那一刻,他突然觉得,还不如在漫漫黄沙中自生自灭。
所有人围着他,商量将这棵树砍掉后,再把这块地用来做什么。
沈砚枝只能引颈受戮,就在那斧子即将凿来时,一道斯斯文文的嗓音制止了这暴行。
那人穿着淡色云纹青衫,长发用一白玉金冠束着,眉似远山,目若雾冥,俊逸非凡,只是看起来病恹恹的。
他一出现,所有人都噤声。
恭恭敬敬地唤他世子。
第六十七章 以你之名,冠我之形
沈砚枝不知道世子是什么东西,他只知道眼前这人,和他等了一百多年的那人长得一模一样,包括眼角下方那颗小痣。
世子将他救了下来,救他的方式是围着他修了一座庭院,把他圈了起来,这样就没人会嫌一棵枯树又占地盘又碍事了。
沈砚枝很感激他。
但世子身体似乎不太好,每日除了休息还是休息,从不做半点正事,沈砚枝在世子府上得到了很好的待遇,专门有人给他浇水,除虫,拔草,他也常听那些人说一些闲言碎语。
“世子爷隔年就及冠了,这和蓄意杀人有什么区别?”
“还从没有听说过有活到十八岁才被选中的祭品,分明就是皇帝和祭司串通好,为打压王爷,让世子做了这个冤死鬼。
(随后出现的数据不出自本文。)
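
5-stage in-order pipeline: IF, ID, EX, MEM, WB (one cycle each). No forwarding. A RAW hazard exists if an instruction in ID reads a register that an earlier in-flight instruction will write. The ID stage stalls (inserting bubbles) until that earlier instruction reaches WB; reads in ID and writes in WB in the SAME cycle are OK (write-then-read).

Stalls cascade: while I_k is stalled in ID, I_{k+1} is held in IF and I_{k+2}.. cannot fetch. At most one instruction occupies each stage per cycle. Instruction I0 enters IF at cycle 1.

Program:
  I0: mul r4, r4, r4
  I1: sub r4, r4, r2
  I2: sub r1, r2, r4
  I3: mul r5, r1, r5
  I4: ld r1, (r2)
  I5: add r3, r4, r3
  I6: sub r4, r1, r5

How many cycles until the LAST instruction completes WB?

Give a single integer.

I0 mul r4 <- r4,r4: IF@1 ID@2 stall=0 (-) EX@3 MEM@4 WB@5
I1 sub r4 <- r4,r2: IF@2 ID@3 stall=2 (RAW on I0.r4 (WB@5)) EX@6 MEM@7 WB@8
I2 sub r1 <- r2,r4: IF@3 ID@6 stall=2 (RAW on I1.r4 (WB@8)) EX@9 MEM@10 WB@11
I3 mul r5 <- r1,r5: IF@6 ID@9 stall=2 (RAW on I2.r1 (WB@11)) EX@12 MEM@13 WB@14
I4 ld r1 <- r2: IF@9 ID@12 stall=0 (-) EX@13 MEM@14 WB@15
I5 add r3 <- r4,r3: IF@12 ID@13 stall=0 (-) EX@14 MEM@15 WB@16
I6 sub r4 <- r1,r5: IF@13 ID@14 stall=1 (RAW on I4.r1 (WB@15)) EX@16 MEM@17 WB@18

Answer: 18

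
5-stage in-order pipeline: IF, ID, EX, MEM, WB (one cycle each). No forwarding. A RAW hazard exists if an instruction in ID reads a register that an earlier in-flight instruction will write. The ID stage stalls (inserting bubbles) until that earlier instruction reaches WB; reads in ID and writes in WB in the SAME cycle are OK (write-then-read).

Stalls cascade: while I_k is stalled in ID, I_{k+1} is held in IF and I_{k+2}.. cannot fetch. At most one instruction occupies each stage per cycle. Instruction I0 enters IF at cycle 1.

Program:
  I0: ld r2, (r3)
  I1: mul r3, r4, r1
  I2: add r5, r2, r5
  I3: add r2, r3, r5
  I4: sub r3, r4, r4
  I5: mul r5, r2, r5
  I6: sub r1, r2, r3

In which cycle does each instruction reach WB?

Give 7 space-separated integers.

I0 ld r2 <- r3: IF@1 ID@2 stall=0 (-) EX@3 MEM@4 WB@5
I1 mul r3 <- r4,r1: IF@2 ID@3 stall=0 (-) EX@4 MEM@5 WB@6
I2 add r5 <- r2,r5: IF@3 ID@4 stall=1 (RAW on I0.r2 (WB@5)) EX@6 MEM@7 WB@8
I3 add r2 <- r3,r5: IF@4 ID@6 stall=2 (RAW on I2.r5 (WB@8)) EX@9 MEM@10 WB@11
I4 sub r3 <- r4,r4: IF@6 ID@9 stall=0 (-) EX@10 MEM@11 WB@12
I5 mul r5 <- r2,r5: IF@9 ID@10 stall=1 (RAW on I3.r2 (WB@11)) EX@12 MEM@13 WB@14
I6 sub r1 <- r2,r3: IF@10 ID@12 stall=0 (-) EX@13 MEM@14 WB@15

Answer: 5 6 8 11 12 14 15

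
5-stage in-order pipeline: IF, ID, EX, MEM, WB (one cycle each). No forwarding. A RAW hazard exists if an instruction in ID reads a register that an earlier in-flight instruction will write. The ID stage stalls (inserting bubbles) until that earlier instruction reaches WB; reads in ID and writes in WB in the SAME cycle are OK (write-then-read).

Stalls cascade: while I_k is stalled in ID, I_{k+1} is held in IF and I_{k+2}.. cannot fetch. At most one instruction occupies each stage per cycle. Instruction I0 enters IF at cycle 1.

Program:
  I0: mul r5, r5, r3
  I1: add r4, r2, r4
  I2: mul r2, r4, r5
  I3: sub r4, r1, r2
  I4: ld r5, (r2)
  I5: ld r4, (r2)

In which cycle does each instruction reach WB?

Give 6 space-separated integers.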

”
沈砚枝听得懵懂,他还没有生出神识,只是一个混混沌沌的,有点开窍的蠢物。
他听不懂这话里话外代表什么,更看不懂这些人对世子恭敬之下的惋惜和同情。
所有人在他眼里其实都长得差不多,看起来都是稀里糊涂的一团,他唯一辨认得出来的人,就是世子。